Picture of Quantz concerto QV 5: 177 used with the kind permission of the Sing-Akademie zu Berlin.
Quantz composed about 300 flute concertos, more than 40 trio sonatas, nearly 200 solo sonatas, flute solos, duets and trios as well as some vocal music. His work mirrors the transition from late Baroque to early Classicism. Most of his trio sonatas and the early solo sonatas have four movements, following in their slow-fast-slow-fast order the Sonata da chiesa. Quantz’s preference for the mixed style manifests itself in the use of French elements such as French dances besides the Italian elements. In most of his solo sonatas the movements are in slow-fast-fast sequence, and the bigger part of his concertos has three movements with fast-slow-fast order modeled on Vivaldi’s music. Whereas Quantz still set up the formal order of his early concertos quite exactly to those of Vivaldi, he expanded the form of this in his later concertos. In the first movement he favored a five-ritornello, four-solo format.
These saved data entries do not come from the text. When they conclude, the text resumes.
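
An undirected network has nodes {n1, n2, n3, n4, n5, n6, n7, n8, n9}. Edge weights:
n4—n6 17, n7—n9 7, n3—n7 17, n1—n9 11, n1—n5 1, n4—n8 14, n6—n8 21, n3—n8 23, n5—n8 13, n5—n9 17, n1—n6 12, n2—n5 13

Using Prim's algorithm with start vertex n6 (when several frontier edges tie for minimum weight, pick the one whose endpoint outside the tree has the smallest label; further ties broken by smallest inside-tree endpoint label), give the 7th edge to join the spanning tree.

Grow the tree from n6 using Prim:
Step 1: cheapest edge leaving the tree is n1—n6 (12); add n1.
Step 2: cheapest edge leaving the tree is n1—n5 (1); add n5.
Step 3: cheapest edge leaving the tree is n1—n9 (11); add n9.
Step 4: cheapest edge leaving the tree is n7—n9 (7); add n7.
Step 5: cheapest edge leaving the tree is n2—n5 (13); add n2.
Step 6: cheapest edge leaving the tree is n5—n8 (13); add n8.
Step 7: cheapest edge leaving the tree is n4—n8 (14); add n4.
Step 8: cheapest edge leaving the tree is n3—n7 (17); add n3.
The 7th edge added is n4—n8.

n4-n8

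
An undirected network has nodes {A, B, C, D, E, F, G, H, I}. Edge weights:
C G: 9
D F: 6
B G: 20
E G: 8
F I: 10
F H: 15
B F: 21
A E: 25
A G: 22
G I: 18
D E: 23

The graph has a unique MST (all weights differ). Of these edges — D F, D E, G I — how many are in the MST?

Kruskal: consider edges lightest-first.
D F (6): add — endpoints in different components.
E G (8): add — endpoints in different components.
C G (9): add — endpoints in different components.
F I (10): add — endpoints in different components.
F H (15): add — endpoints in different components.
G I (18): add — endpoints in different components.
B G (20): add — endpoints in different components.
B F (21): skip — B and F already connected.
A G (22): add — endpoints in different components.
MST edge set: {D F, E G, C G, F I, F H, G I, B G, A G}.
Of the listed edges, {D F, G I} are in the MST → 2.

2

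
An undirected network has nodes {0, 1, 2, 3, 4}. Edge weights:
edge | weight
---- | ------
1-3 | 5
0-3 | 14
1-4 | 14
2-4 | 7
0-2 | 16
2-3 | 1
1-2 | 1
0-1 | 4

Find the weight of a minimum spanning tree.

Grow the tree from 2 using Prim:
Step 1: frontier [1-2 1, 2-3 1, 2-4 7, 0-2 16] → take 1-2 (1); add 1.
Step 2: frontier [0-1 4, 1-3 5, 1-4 14, 2-3 1, 2-4 7, 0-2 16] → take 2-3 (1); add 3.
Step 3: frontier [0-1 4, 1-4 14, 2-4 7, 0-2 16, 0-3 14] → take 0-1 (4); add 0.
Step 4: frontier [1-4 14, 2-4 7] → take 2-4 (7); add 4.
MST edges: 1-2, 2-3, 0-1, 2-4; total weight 1+1+4+7 = 13.

13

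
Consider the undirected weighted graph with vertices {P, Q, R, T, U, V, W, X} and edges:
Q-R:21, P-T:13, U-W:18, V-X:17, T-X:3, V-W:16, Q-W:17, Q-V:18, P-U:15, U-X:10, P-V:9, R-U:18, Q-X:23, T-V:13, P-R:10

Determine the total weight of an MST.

Prim, starting at R.
Step 1: cheapest edge leaving the tree is P-R (10); add P.
Step 2: cheapest edge leaving the tree is P-V (9); add V.
Step 3: cheapest edge leaving the tree is P-T (13); add T.
Step 4: cheapest edge leaving the tree is T-X (3); add X.
Step 5: cheapest edge leaving the tree is U-X (10); add U.
Step 6: cheapest edge leaving the tree is V-W (16); add W.
Step 7: cheapest edge leaving the tree is Q-W (17); add Q.
MST edges: P-R, P-V, P-T, T-X, U-X, V-W, Q-W; total weight 10+9+13+3+10+16+17 = 78.

78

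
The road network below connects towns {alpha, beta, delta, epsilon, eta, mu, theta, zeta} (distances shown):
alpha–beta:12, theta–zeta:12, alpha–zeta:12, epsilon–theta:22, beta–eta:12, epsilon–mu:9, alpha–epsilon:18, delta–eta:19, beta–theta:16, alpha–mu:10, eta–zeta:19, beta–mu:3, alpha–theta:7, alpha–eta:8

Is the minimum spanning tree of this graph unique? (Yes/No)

No

Kruskal: consider edges lightest-first.
beta–mu (3): add — endpoints in different components.
alpha–theta (7): add — endpoints in different components.
alpha–eta (8): add — endpoints in different components.
epsilon–mu (9): add — endpoints in different components.
alpha–mu (10): add — endpoints in different components.
alpha–beta (12): skip — alpha and beta already connected.
alpha–zeta (12): add — endpoints in different components.
beta–eta (12): skip — eta and beta already connected.
theta–zeta (12): skip — zeta and theta already connected.
beta–theta (16): skip — beta and theta already connected.
alpha–epsilon (18): skip — alpha and epsilon already connected.
delta–eta (19): add — endpoints in different components.
Non-tree edge theta–zeta has weight 12, equal to the heaviest edge on its tree cycle — swapping gives another MST of the same weight. Not unique.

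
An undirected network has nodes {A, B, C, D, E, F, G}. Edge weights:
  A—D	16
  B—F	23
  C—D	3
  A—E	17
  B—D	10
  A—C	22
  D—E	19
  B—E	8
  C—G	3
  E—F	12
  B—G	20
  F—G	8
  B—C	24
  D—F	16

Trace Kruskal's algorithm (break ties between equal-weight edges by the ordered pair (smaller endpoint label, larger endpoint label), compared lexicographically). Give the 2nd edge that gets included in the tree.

C-G

Kruskal: consider edges lightest-first.
C—D (3): add — endpoints in different components.
C—G (3): add — endpoints in different components.
B—E (8): add — endpoints in different components.
F—G (8): add — endpoints in different components.
B—D (10): add — endpoints in different components.
E—F (12): skip — E and F already connected.
A—D (16): add — endpoints in different components.
The 2nd edge added is C—G.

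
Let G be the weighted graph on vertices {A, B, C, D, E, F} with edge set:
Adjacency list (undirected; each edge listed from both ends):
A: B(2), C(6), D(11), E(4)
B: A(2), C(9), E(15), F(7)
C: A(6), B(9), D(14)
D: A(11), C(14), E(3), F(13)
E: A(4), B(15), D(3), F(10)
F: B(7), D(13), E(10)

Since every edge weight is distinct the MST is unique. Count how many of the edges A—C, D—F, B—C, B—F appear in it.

2

Kruskal: consider edges lightest-first.
A—B (2): add. Components now {A,B} {C} {D} {E} {F}
D—E (3): add. Components now {A,B} {C} {D,E} {F}
A—E (4): add. Components now {A,B,D,E} {C} {F}
A—C (6): add. Components now {A,B,C,D,E} {F}
B—F (7): add. Components now {A,B,C,D,E,F}
MST edge set: {A—B, D—E, A—E, A—C, B—F}.
Of the listed edges, {A—C, B—F} are in the MST → 2.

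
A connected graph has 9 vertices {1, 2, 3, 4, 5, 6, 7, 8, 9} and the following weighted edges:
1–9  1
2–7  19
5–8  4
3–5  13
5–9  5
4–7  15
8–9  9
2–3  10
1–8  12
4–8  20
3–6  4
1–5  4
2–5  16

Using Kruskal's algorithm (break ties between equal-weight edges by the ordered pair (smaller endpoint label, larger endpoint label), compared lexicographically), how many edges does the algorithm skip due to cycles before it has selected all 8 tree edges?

4

Kruskal: consider edges lightest-first.
1–9 (1): add — endpoints in different components.
1–5 (4): add — endpoints in different components.
3–6 (4): add — endpoints in different components.
5–8 (4): add — endpoints in different components.
5–9 (5): skip — 5 and 9 already connected.
8–9 (9): skip — 8 and 9 already connected.
2–3 (10): add — endpoints in different components.
1–8 (12): skip — 1 and 8 already connected.
3–5 (13): add — endpoints in different components.
4–7 (15): add — endpoints in different components.
2–5 (16): skip — 2 and 5 already connected.
2–7 (19): add — endpoints in different components.
Edges rejected before the tree was complete: 4.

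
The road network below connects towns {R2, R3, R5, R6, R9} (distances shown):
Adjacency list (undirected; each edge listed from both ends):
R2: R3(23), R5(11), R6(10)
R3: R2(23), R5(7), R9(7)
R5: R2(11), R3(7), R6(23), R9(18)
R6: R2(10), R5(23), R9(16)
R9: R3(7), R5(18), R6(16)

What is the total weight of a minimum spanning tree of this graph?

Kruskal: consider edges lightest-first.
R3 R5 (7): add. Components now {R9} {R3,R5} {R2} {R6}
R3 R9 (7): add. Components now {R3,R5,R9} {R2} {R6}
R2 R6 (10): add. Components now {R3,R5,R9} {R2,R6}
R2 R5 (11): add. Components now {R2,R3,R5,R6,R9}
MST edges: R3 R5, R3 R9, R2 R6, R2 R5; total weight 7+7+10+11 = 35.

35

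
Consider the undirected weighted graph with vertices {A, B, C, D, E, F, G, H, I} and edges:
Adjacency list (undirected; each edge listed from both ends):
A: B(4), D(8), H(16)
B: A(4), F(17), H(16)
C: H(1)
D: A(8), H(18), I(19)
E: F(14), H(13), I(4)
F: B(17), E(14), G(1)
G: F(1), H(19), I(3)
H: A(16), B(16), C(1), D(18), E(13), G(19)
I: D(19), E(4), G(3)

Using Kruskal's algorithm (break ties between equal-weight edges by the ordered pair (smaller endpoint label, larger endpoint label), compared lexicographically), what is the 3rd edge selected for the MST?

G-I

Kruskal: consider edges lightest-first.
C-H (1): add — endpoints in different components.
F-G (1): add — endpoints in different components.
G-I (3): add — endpoints in different components.
A-B (4): add — endpoints in different components.
E-I (4): add — endpoints in different components.
A-D (8): add — endpoints in different components.
E-H (13): add — endpoints in different components.
E-F (14): skip — E and F already connected.
A-H (16): add — endpoints in different components.
The 3rd edge added is G-I.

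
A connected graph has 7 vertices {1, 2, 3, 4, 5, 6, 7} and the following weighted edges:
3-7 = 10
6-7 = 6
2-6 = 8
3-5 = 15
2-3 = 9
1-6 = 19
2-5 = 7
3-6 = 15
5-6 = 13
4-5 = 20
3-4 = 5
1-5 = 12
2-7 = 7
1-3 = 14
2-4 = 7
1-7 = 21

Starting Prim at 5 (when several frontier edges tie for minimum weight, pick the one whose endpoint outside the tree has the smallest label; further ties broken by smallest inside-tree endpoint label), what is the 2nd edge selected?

2-4

Prim, starting at 5.
Step 1: cheapest edge leaving the tree is 2-5 (7); add 2.
Step 2: cheapest edge leaving the tree is 2-4 (7); add 4.
Step 3: cheapest edge leaving the tree is 3-4 (5); add 3.
Step 4: cheapest edge leaving the tree is 2-7 (7); add 7.
Step 5: cheapest edge leaving the tree is 6-7 (6); add 6.
Step 6: cheapest edge leaving the tree is 1-5 (12); add 1.
The 2nd edge added is 2-4.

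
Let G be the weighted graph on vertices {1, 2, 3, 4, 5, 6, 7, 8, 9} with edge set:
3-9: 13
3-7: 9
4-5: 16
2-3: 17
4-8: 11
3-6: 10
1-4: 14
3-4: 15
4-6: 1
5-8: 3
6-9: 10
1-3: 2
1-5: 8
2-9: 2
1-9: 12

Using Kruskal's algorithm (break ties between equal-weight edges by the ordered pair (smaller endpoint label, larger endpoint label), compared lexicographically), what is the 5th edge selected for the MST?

1-5

Kruskal: consider edges lightest-first.
4-6 (1): add — endpoints in different components.
1-3 (2): add — endpoints in different components.
2-9 (2): add — endpoints in different components.
5-8 (3): add — endpoints in different components.
1-5 (8): add — endpoints in different components.
3-7 (9): add — endpoints in different components.
3-6 (10): add — endpoints in different components.
6-9 (10): add — endpoints in different components.
The 5th edge added is 1-5.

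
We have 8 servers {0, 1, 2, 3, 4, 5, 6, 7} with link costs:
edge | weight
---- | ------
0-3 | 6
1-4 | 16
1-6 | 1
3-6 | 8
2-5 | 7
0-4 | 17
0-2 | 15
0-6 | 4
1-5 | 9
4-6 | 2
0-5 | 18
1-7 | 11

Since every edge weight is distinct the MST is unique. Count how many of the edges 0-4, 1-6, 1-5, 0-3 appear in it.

3

Sort edges by weight, then run Kruskal:
1-6 (1): add — endpoints in different components.
4-6 (2): add — endpoints in different components.
0-6 (4): add — endpoints in different components.
0-3 (6): add — endpoints in different components.
2-5 (7): add — endpoints in different components.
3-6 (8): skip — 3 and 6 already connected.
1-5 (9): add — endpoints in different components.
1-7 (11): add — endpoints in different components.
MST edge set: {1-6, 4-6, 0-6, 0-3, 2-5, 1-5, 1-7}.
Of the listed edges, {1-6, 1-5, 0-3} are in the MST → 3.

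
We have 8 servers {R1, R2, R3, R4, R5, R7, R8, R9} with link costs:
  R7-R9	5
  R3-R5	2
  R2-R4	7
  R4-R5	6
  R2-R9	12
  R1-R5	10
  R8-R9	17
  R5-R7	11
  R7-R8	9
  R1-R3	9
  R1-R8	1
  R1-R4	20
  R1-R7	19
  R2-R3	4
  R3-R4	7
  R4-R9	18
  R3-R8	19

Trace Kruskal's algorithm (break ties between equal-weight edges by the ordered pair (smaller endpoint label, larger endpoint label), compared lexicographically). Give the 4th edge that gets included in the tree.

Kruskal: consider edges lightest-first.
R1-R8 (1): add — endpoints in different components.
R3-R5 (2): add — endpoints in different components.
R2-R3 (4): add — endpoints in different components.
R7-R9 (5): add — endpoints in different components.
R4-R5 (6): add — endpoints in different components.
R2-R4 (7): skip — R4 and R2 already connected.
R3-R4 (7): skip — R3 and R4 already connected.
R1-R3 (9): add — endpoints in different components.
R7-R8 (9): add — endpoints in different components.
The 4th edge added is R7-R9.

R7-R9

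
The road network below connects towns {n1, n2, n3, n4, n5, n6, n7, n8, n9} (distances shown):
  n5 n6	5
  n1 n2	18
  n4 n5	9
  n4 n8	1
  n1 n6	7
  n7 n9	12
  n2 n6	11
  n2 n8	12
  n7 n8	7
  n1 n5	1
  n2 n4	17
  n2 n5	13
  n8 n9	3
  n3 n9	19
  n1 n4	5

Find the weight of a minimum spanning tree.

52

Prim's algorithm from n7:
Step 1: cheapest edge leaving the tree is n7 n8 (7); add n8.
Step 2: cheapest edge leaving the tree is n4 n8 (1); add n4.
Step 3: cheapest edge leaving the tree is n8 n9 (3); add n9.
Step 4: cheapest edge leaving the tree is n1 n4 (5); add n1.
Step 5: cheapest edge leaving the tree is n1 n5 (1); add n5.
Step 6: cheapest edge leaving the tree is n5 n6 (5); add n6.
Step 7: cheapest edge leaving the tree is n2 n6 (11); add n2.
Step 8: cheapest edge leaving the tree is n3 n9 (19); add n3.
MST edges: n7 n8, n4 n8, n8 n9, n1 n4, n1 n5, n5 n6, n2 n6, n3 n9; total weight 7+1+3+5+1+5+11+19 = 52.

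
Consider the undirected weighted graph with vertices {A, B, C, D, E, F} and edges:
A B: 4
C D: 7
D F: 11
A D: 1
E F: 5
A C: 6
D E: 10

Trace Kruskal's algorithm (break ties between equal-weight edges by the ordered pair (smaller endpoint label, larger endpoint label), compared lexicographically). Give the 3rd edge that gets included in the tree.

Kruskal's algorithm — process edges by increasing weight (ties by edge label):
A D (1): add — endpoints in different components.
A B (4): add — endpoints in different components.
E F (5): add — endpoints in different components.
A C (6): add — endpoints in different components.
C D (7): skip — C and D already connected.
D E (10): add — endpoints in different components.
The 3rd edge added is E F.

E-F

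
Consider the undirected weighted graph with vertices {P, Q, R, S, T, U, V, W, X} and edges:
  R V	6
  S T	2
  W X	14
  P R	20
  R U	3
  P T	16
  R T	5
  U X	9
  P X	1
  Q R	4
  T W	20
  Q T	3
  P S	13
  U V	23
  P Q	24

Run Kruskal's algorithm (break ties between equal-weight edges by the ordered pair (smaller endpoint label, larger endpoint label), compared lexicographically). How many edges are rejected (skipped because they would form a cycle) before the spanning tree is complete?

2

Sort edges by weight, then run Kruskal:
P X (1): add — endpoints in different components.
S T (2): add — endpoints in different components.
Q T (3): add — endpoints in different components.
R U (3): add — endpoints in different components.
Q R (4): add — endpoints in different components.
R T (5): skip — T and R already connected.
R V (6): add — endpoints in different components.
U X (9): add — endpoints in different components.
P S (13): skip — P and S already connected.
W X (14): add — endpoints in different components.
Edges rejected before the tree was complete: 2.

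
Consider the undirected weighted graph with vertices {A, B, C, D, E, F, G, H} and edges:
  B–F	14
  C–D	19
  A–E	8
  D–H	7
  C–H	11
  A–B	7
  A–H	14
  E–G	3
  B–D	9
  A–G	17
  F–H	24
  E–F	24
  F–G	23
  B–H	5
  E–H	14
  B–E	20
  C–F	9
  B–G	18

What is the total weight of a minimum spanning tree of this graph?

50

Grow the tree from G using Prim:
Step 1: cheapest edge leaving the tree is E–G (3); add E.
Step 2: cheapest edge leaving the tree is A–E (8); add A.
Step 3: cheapest edge leaving the tree is A–B (7); add B.
Step 4: cheapest edge leaving the tree is B–H (5); add H.
Step 5: cheapest edge leaving the tree is D–H (7); add D.
Step 6: cheapest edge leaving the tree is C–H (11); add C.
Step 7: cheapest edge leaving the tree is C–F (9); add F.
MST edges: E–G, A–E, A–B, B–H, D–H, C–H, C–F; total weight 3+8+7+5+7+11+9 = 50.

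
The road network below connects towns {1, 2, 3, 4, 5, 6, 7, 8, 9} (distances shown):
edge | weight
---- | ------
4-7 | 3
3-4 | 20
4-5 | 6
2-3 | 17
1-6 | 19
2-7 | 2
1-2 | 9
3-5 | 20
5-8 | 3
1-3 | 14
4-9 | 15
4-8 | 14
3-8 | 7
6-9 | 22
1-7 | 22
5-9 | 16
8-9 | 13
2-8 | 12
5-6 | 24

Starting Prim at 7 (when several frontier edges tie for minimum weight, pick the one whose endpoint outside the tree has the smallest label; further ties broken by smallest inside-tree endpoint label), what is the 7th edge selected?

Prim's algorithm from 7:
Step 1: cheapest edge leaving the tree is 2-7 (2); add 2.
Step 2: cheapest edge leaving the tree is 4-7 (3); add 4.
Step 3: cheapest edge leaving the tree is 4-5 (6); add 5.
Step 4: cheapest edge leaving the tree is 5-8 (3); add 8.
Step 5: cheapest edge leaving the tree is 3-8 (7); add 3.
Step 6: cheapest edge leaving the tree is 1-2 (9); add 1.
Step 7: cheapest edge leaving the tree is 8-9 (13); add 9.
Step 8: cheapest edge leaving the tree is 1-6 (19); add 6.
The 7th edge added is 8-9.

8-9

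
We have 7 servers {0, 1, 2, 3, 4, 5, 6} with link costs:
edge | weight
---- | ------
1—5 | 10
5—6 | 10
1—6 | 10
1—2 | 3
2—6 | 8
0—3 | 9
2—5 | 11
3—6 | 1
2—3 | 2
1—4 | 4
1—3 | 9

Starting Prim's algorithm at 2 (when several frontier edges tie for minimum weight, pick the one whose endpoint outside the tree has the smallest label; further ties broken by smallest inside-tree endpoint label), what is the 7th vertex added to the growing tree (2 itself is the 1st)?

Grow the tree from 2 using Prim:
Step 1: cheapest edge leaving the tree is 2—3 (2); add 3.
Step 2: cheapest edge leaving the tree is 3—6 (1); add 6.
Step 3: cheapest edge leaving the tree is 1—2 (3); add 1.
Step 4: cheapest edge leaving the tree is 1—4 (4); add 4.
Step 5: cheapest edge leaving the tree is 0—3 (9); add 0.
Step 6: cheapest edge leaving the tree is 1—5 (10); add 5.
Vertex order: 2, 3, 6, 1, 4, 0, 5. The 7th vertex is 5.

5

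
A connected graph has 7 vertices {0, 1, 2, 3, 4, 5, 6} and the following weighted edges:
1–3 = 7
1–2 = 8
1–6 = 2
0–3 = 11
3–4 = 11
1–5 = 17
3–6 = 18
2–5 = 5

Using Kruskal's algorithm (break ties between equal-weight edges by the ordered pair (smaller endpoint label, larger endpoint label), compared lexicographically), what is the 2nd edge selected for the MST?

Sort edges by weight, then run Kruskal:
1–6 (2): add — endpoints in different components.
2–5 (5): add — endpoints in different components.
1–3 (7): add — endpoints in different components.
1–2 (8): add — endpoints in different components.
0–3 (11): add — endpoints in different components.
3–4 (11): add — endpoints in different components.
The 2nd edge added is 2–5.

2-5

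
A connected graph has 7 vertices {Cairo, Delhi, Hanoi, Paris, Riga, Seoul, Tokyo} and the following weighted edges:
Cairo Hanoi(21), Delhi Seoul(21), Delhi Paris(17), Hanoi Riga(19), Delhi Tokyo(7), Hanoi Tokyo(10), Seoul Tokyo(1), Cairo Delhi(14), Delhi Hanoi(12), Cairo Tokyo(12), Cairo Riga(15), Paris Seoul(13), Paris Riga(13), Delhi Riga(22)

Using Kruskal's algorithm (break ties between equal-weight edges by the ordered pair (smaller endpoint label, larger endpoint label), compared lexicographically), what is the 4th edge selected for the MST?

Cairo-Tokyo

Kruskal: consider edges lightest-first.
Seoul Tokyo (1): add — endpoints in different components.
Delhi Tokyo (7): add — endpoints in different components.
Hanoi Tokyo (10): add — endpoints in different components.
Cairo Tokyo (12): add — endpoints in different components.
Delhi Hanoi (12): skip — Hanoi and Delhi already connected.
Paris Riga (13): add — endpoints in different components.
Paris Seoul (13): add — endpoints in different components.
The 4th edge added is Cairo Tokyo.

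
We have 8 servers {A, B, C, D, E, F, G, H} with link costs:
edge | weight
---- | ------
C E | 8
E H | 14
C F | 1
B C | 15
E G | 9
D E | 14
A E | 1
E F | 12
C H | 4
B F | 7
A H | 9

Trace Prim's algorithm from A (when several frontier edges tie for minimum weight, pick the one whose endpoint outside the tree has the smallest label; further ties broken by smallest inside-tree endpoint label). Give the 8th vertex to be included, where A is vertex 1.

D

Prim's algorithm from A:
Step 1: cheapest edge leaving the tree is A E (1); add E.
Step 2: cheapest edge leaving the tree is C E (8); add C.
Step 3: cheapest edge leaving the tree is C F (1); add F.
Step 4: cheapest edge leaving the tree is C H (4); add H.
Step 5: cheapest edge leaving the tree is B F (7); add B.
Step 6: cheapest edge leaving the tree is E G (9); add G.
Step 7: cheapest edge leaving the tree is D E (14); add D.
Vertex order: A, E, C, F, H, B, G, D. The 8th vertex is D.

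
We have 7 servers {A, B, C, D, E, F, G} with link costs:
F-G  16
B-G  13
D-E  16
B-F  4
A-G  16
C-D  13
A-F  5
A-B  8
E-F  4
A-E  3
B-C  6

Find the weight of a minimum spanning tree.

43

Kruskal: consider edges lightest-first.
A-E (3): add — endpoints in different components.
B-F (4): add — endpoints in different components.
E-F (4): add — endpoints in different components.
A-F (5): skip — A and F already connected.
B-C (6): add — endpoints in different components.
A-B (8): skip — A and B already connected.
B-G (13): add — endpoints in different components.
C-D (13): add — endpoints in different components.
MST edges: A-E, B-F, E-F, B-C, B-G, C-D; total weight 3+4+4+6+13+13 = 43.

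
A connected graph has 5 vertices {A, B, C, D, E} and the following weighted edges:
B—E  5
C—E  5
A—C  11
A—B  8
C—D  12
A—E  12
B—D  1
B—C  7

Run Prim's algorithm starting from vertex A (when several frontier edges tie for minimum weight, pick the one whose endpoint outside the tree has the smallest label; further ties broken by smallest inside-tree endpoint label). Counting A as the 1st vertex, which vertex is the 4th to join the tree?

E

Prim's algorithm from A:
Step 1: cheapest edge leaving the tree is A—B (8); add B.
Step 2: cheapest edge leaving the tree is B—D (1); add D.
Step 3: cheapest edge leaving the tree is B—E (5); add E.
Step 4: cheapest edge leaving the tree is C—E (5); add C.
Vertex order: A, B, D, E, C. The 4th vertex is E.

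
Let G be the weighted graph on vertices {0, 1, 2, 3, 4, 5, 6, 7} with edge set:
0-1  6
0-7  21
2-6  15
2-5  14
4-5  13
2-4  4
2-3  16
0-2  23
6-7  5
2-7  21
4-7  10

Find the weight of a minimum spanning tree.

75

Kruskal's algorithm — process edges by increasing weight (ties by edge label):
2-4 (4): add — endpoints in different components.
6-7 (5): add — endpoints in different components.
0-1 (6): add — endpoints in different components.
4-7 (10): add — endpoints in different components.
4-5 (13): add — endpoints in different components.
2-5 (14): skip — 2 and 5 already connected.
2-6 (15): skip — 2 and 6 already connected.
2-3 (16): add — endpoints in different components.
0-7 (21): add — endpoints in different components.
MST edges: 2-4, 6-7, 0-1, 4-7, 4-5, 2-3, 0-7; total weight 4+5+6+10+13+16+21 = 75.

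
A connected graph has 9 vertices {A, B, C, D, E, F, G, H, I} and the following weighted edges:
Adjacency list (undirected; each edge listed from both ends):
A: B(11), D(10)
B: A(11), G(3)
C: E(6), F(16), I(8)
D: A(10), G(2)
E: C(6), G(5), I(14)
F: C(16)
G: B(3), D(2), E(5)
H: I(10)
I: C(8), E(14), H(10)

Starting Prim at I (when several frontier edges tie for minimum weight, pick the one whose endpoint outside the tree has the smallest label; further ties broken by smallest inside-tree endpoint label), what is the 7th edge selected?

H-I

Prim's algorithm from I:
Step 1: frontier [C—I 8, H—I 10, E—I 14] → take C—I (8); add C.
Step 2: frontier [C—E 6, C—F 16, H—I 10, E—I 14] → take C—E (6); add E.
Step 3: frontier [C—F 16, E—G 5, H—I 10] → take E—G (5); add G.
Step 4: frontier [C—F 16, D—G 2, B—G 3, H—I 10] → take D—G (2); add D.
Step 5: frontier [C—F 16, A—D 10, B—G 3, H—I 10] → take B—G (3); add B.
Step 6: frontier [A—B 11, C—F 16, A—D 10, H—I 10] → take A—D (10); add A.
Step 7: frontier [C—F 16, H—I 10] → take H—I (10); add H.
Step 8: frontier [C—F 16] → take C—F (16); add F.
The 7th edge added is H—I.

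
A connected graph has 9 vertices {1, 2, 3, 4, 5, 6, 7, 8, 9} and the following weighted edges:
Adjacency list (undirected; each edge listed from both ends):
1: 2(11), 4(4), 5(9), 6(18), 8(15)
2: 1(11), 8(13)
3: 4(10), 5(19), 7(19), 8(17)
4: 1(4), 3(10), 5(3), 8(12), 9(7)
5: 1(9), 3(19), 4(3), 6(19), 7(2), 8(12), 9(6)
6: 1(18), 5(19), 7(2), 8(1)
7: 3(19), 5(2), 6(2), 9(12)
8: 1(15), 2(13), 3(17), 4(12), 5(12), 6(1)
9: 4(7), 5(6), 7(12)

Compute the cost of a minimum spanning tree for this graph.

39

Sort edges by weight, then run Kruskal:
6 8 (1): add — endpoints in different components.
5 7 (2): add — endpoints in different components.
6 7 (2): add — endpoints in different components.
4 5 (3): add — endpoints in different components.
1 4 (4): add — endpoints in different components.
5 9 (6): add — endpoints in different components.
4 9 (7): skip — 4 and 9 already connected.
1 5 (9): skip — 1 and 5 already connected.
3 4 (10): add — endpoints in different components.
1 2 (11): add — endpoints in different components.
MST edges: 6 8, 5 7, 6 7, 4 5, 1 4, 5 9, 3 4, 1 2; total weight 1+2+2+3+4+6+10+11 = 39.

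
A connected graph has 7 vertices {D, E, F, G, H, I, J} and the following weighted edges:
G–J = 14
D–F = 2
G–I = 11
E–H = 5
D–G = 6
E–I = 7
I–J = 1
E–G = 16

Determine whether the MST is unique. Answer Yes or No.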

He preferred common time for the opening movement, but a lighter meter for the closing one. His slow movements usually provided either modal or tonal contrast. Concertos in the major mode most commenly resorted to the subdominant for the middle movement, or to the tonic minor.
See: Meike ten Brink: Die Flötenkonzerte von Johann Joachim Quantz. Untersuchungen zu ihrer Überlieferung und Form.